Choosing a the Right Wedding Photographer for Your Wedding

December 7th, 20101:55 pm


Choosing a the Right Wedding Photographer for Your Wedding

The amount of people these days who will try to market themselves as a photographer is amazing.  Many brides have discovered that sadly, the photographer they hired who was supposed to have years of professional experience, was only a “casual” photographer who hadn’t even taken any professional wedding shots in his or her life.

To find the right photographer, follow these steps so that you know that you will end up with some beautiful pictures that you and your groom will love looking back over for years to come.

Who did your Friends Use?

Know a friend who got married lately?  Like the pictures that he or she had done?  Then why not try to book the same photographer?  Photographers thrive off of “word of mouth” marketing, especially since there is so much competition in the field.  If you know that they have done a good job before, then they will probably do a fantastic job again.

Check their Samples

Make sure that the photographer you choose actually has sample shots of wedding photos in their portfolio.  An album full of flowers and artistic photos may be nice and all, but wedding shots are a bit different than taking pictures of a lily.  Wedding shots require creativity, knowledge of positioning, and they have to have a quick eye so that they can get those impromptu wedding shots taken fast.
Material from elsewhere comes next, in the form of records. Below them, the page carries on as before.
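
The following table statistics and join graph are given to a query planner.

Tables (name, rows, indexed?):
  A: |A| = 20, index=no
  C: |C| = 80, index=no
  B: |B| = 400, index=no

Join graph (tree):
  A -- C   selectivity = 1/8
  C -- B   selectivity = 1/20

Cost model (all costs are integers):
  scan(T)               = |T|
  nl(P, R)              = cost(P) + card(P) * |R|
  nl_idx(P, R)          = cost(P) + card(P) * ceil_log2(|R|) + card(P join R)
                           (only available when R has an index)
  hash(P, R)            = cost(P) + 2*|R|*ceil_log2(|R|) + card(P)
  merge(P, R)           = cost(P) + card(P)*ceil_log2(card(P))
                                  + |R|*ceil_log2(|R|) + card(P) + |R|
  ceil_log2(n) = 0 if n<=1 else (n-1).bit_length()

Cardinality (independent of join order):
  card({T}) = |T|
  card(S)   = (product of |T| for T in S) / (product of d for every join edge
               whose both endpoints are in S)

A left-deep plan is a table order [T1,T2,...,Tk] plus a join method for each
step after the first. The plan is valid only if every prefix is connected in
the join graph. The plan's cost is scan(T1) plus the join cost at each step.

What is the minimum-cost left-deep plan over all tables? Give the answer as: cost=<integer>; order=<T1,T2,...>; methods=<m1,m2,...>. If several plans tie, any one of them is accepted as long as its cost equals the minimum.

Selinger DP (subsets sized 1..n):
  {A}: scan cost=20, card=20
  {C}: scan cost=80, card=80
  {B}: scan cost=400, card=400
  {AC}: card=200; try (A,hash)→360, (C,merge)→780, (A,merge)→840, (C,hash)→1160, (C,nl)→1620, (A,nl)→1680; best=360 via (A,hash)
  {BC}: card=1600; try (C,hash)→1920, (B,merge)→4720, (C,merge)→5040, (B,hash)→7360, (B,nl)→32080, (C,nl)→32400; best=1920 via (C,hash)
  {ABC}: card=4000; try (A,hash)→3720, (B,merge)→6160, (B,hash)→7760, (A,merge)→21240, (A,nl)→33920, (B,nl)→80360; best=3720 via (A,hash)

cost=3720; order=B,C,A; methods=hash,hash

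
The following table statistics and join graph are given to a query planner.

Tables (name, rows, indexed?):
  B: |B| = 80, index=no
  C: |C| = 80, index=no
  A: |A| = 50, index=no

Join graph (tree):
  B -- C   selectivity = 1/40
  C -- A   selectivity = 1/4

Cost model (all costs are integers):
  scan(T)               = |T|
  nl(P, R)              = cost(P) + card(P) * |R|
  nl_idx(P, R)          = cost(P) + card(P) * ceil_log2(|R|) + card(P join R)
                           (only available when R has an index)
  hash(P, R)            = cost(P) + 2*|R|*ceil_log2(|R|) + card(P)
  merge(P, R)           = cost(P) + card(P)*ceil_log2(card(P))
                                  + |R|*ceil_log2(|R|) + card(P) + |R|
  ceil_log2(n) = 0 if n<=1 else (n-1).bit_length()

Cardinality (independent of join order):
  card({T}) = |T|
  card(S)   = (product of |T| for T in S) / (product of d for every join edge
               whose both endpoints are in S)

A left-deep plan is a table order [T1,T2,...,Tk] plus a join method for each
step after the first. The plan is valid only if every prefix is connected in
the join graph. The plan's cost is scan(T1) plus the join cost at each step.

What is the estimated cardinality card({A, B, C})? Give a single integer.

Tables in S: A(50), B(80), C(80)
Edges inside S: B-C(d=40), C-A(d=4)
numerator = 50 * 80 * 80 = 320000
denominator = 40 * 4 = 160
card(S) = 320000 / 160 = 2000

2000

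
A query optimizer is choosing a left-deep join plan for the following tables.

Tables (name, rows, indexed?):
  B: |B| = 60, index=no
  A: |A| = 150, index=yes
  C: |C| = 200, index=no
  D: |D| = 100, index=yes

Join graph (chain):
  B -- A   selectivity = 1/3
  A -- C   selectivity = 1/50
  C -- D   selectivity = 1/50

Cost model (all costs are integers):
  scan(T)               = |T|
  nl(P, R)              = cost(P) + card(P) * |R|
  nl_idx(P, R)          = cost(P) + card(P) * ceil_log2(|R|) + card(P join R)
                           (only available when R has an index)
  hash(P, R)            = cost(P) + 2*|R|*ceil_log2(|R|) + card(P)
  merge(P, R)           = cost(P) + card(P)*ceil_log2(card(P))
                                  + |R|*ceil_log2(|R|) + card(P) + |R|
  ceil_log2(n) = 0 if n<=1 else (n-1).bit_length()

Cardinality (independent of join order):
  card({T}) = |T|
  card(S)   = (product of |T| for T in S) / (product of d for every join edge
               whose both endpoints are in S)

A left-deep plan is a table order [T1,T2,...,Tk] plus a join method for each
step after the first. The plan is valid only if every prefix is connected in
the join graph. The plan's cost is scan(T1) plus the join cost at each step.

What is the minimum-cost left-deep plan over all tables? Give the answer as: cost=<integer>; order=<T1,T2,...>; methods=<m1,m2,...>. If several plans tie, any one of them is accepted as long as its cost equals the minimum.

Selinger DP (subsets sized 1..n):
  {B}: scan cost=60, card=60
  {A}: scan cost=150, card=150
  {C}: scan cost=200, card=200
  {D}: scan cost=100, card=100
  {AB}: card=3000; try (B,hash)→1020, (A,merge)→1830, (B,merge)→1920, (A,hash)→2520, (A,nl_idx)→3540, (A,nl)→9060 …(+1); best=1020 via (B,hash)
  {AC}: card=600; try (A,nl_idx)→2400, (A,hash)→2800, (C,merge)→3300, (A,merge)→3350, (C,hash)→3500, (C,nl)→30150 …(+1); best=2400 via (A,nl_idx)
  {CD}: card=400; try (D,hash)→1800, (D,nl_idx)→2000, (C,merge)→2700, (D,merge)→2800, (C,hash)→3400, (C,nl)→20100 …(+1); best=1800 via (D,hash)
  {ABC}: card=12000; try (B,hash)→3720, (C,hash)→7220, (B,merge)→9420, (B,nl)→38400, (C,merge)→41820, (C,nl)→601020; best=3720 via (B,hash)
  {ACD}: card=1200; try (D,hash)→4400, (A,hash)→4600, (A,nl_idx)→6200, (A,merge)→7150, (D,nl_idx)→7800, (D,merge)→9800 …(+2); best=4400 via (D,hash)
  {ABCD}: card=24000; try (B,hash)→6320, (D,hash)→17120, (B,merge)→19220, (B,nl)→76400, (D,nl_idx)→111720, (D,merge)→184520 …(+1); best=6320 via (B,hash)

cost=6320; order=C,A,D,B; methods=nl_idx,hash,hash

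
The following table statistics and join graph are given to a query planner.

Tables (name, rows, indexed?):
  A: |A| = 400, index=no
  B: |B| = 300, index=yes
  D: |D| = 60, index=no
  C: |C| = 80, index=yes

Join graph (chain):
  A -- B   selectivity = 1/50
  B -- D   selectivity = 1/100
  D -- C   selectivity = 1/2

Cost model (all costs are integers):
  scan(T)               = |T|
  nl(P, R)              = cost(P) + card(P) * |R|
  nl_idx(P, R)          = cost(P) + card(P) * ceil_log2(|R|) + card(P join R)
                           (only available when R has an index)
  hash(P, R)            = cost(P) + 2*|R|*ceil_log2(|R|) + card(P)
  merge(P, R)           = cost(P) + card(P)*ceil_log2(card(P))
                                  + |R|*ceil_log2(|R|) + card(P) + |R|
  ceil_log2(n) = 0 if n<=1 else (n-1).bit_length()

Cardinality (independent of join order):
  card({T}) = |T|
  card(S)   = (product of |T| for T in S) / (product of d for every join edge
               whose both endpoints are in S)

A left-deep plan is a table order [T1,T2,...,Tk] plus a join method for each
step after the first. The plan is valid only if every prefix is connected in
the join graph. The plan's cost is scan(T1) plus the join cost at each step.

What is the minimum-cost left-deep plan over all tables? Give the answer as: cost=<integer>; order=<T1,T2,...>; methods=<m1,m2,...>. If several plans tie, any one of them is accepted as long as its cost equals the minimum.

Selinger DP (subsets sized 1..n):
  {A}: scan cost=400, card=400
  {B}: scan cost=300, card=300
  {D}: scan cost=60, card=60
  {C}: scan cost=80, card=80
  {AB}: card=2400; try (B,hash)→6200, (B,nl_idx)→6400, (A,merge)→7300, (B,merge)→7400, (A,hash)→7800, (A,nl)→120300 …(+1); best=6200 via (B,hash)
  {BD}: card=180; try (B,nl_idx)→780, (D,hash)→1320, (B,merge)→3480, (D,merge)→3720, (B,hash)→5520, (B,nl)→18060 …(+1); best=780 via (B,nl_idx)
  {CD}: card=2400; try (D,hash)→880, (C,merge)→1120, (D,merge)→1140, (C,hash)→1240, (C,nl_idx)→2880, (C,nl)→4860 …(+1); best=880 via (D,hash)
  {ABD}: card=1440; try (A,merge)→6400, (A,hash)→8160, (D,hash)→9320, (D,merge)→37820, (A,nl)→72780, (D,nl)→150200; best=6400 via (A,merge)
  {BCD}: card=7200; try (C,hash)→2080, (C,merge)→3040, (B,hash)→8680, (C,nl_idx)→9240, (C,nl)→15180, (B,nl_idx)→29680 …(+2); best=2080 via (C,hash)
  {ABCD}: card=57600; try (C,hash)→8960, (A,hash)→16480, (C,merge)→24320, (C,nl_idx)→74080, (A,merge)→106880, (C,nl)→121600 …(+1); best=8960 via (C,hash)

cost=8960; order=D,B,A,C; methods=nl_idx,merge,hash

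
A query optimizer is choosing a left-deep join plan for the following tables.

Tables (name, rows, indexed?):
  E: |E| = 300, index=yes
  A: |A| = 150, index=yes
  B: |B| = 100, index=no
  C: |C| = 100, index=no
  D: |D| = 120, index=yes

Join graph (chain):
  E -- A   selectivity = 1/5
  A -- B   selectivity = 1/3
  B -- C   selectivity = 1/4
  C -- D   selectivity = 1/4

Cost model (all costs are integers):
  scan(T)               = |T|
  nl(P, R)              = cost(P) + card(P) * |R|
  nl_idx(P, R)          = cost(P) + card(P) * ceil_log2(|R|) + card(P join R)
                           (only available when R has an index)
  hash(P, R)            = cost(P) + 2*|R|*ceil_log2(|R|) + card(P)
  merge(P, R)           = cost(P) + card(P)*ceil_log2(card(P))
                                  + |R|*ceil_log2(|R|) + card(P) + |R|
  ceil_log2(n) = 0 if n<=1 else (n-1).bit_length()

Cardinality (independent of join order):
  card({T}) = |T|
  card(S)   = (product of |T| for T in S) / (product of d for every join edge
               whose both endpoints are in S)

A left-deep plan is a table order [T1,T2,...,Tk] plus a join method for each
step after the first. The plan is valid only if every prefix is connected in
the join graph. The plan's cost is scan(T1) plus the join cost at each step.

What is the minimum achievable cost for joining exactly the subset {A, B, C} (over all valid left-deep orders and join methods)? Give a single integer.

6500

Selinger DP over subsets of {A,B,C}:
  {A}: scan cost=150, card=150
  {B}: scan cost=100, card=100
  {C}: scan cost=100, card=100
  {AB}: card=5000; try (B,hash)→1700, (A,merge)→2250, (B,merge)→2300, (A,hash)→2600, (A,nl_idx)→5900, (A,nl)→15100 …(+1); best=1700 via (B,hash)
  {BC}: card=2500; try (C,hash)→1600, (B,hash)→1600, (C,merge)→1700, (B,merge)→1700, (C,nl)→10100, (B,nl)→10100; best=1600 via (C,hash)
  {ABC}: card=125000; try (A,hash)→6500, (C,hash)→8100, (A,merge)→35450, (C,merge)→72500, (A,nl_idx)→146600, (A,nl)→376600 …(+1); best=6500 via (A,hash)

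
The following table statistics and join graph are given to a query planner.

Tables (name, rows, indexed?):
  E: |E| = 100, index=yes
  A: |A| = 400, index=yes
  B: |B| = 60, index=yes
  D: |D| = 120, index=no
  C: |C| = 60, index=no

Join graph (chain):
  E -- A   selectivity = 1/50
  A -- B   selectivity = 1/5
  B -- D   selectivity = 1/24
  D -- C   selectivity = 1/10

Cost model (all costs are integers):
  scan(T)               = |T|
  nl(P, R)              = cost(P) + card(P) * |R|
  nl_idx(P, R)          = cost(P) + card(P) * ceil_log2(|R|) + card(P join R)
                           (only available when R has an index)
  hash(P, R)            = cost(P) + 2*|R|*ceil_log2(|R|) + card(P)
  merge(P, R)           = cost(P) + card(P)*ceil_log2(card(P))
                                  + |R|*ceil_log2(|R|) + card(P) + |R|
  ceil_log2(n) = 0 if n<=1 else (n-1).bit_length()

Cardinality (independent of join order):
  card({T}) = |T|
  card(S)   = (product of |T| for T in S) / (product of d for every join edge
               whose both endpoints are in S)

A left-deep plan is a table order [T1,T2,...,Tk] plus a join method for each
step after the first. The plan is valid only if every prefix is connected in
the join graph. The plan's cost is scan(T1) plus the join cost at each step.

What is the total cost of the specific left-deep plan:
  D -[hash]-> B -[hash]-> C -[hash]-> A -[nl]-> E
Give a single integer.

step 1: scan D: cost=120, card=120
step 2: join B via hash
    card(P join B) = 120*60/(24) = 300
    cost = 120 + 2*60*6 + 120 = 960
step 3: join C via hash
    card(P join C) = 300*60/(10) = 1800
    cost = 960 + 2*60*6 + 300 = 1980
step 4: join A via hash
    card(P join A) = 1800*400/(5) = 144000
    cost = 1980 + 2*400*9 + 1800 = 10980
step 5: join E via nl
    card(P join E) = 144000*100/(50) = 288000
    cost = 10980 + 144000*100 = 14410980

14410980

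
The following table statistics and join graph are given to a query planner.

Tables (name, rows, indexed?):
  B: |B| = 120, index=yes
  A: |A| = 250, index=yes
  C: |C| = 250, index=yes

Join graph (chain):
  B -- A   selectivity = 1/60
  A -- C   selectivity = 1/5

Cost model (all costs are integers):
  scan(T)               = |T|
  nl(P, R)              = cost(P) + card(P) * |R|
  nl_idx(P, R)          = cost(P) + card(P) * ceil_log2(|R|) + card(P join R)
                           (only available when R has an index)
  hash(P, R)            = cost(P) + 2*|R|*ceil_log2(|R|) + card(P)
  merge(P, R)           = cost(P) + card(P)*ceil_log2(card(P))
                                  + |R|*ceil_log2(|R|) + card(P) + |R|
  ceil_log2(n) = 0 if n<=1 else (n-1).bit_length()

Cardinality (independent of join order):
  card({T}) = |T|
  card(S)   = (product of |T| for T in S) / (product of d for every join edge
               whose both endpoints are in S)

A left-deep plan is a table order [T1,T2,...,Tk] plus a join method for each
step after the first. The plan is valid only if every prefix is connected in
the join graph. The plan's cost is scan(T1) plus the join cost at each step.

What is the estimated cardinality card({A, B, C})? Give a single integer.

Tables in S: A(250), B(120), C(250)
Edges inside S: B-A(d=60), A-C(d=5)
numerator = 250 * 120 * 250 = 7500000
denominator = 60 * 5 = 300
card(S) = 7500000 / 300 = 25000

25000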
When do you Want the Photographer?

To pay for the photographer for the entire day will probably be quite expensive.  Some of the times in which you may want your photographer present are:

  • As the bride is getting ready
  • The ceremony, particularly the “kiss” and signing of the Marriage Certificate
  • The bride, groom, and wedding party shots after the ceremony, and before the reception (or pre-reception)
  • During the reception
  • The “after party” once the meal has been served

Read the Contract

One thing that a lot of brides and grooms don’t do is actually read through the contract.  They will take the vendor’s word for what they think they will be getting, only to then sadly discover on their wedding day that what they thought they were getting was not in the contract.

All basic contacts should include:

  • The amount of time the photographer will be at your wedding
  • If they will be at the ceremony, the reception, or both
  • How much per hour you will be paying the photographer
  • How many shots you will be receiving after the wedding, if they are color or not, and in what time frame you can expect the pictures to be delivered

If you discuss any other details, such as if they will be doing any videographer work for a reduced fee or even for free, make sure that that is penciled into the contract; otherwise there is a good chance you won’t get what you asked for.  Remember, the contract is the agreement to what services you will be getting; if the service isn’t on there, then you probably aren’t going to get what you thought you were getting.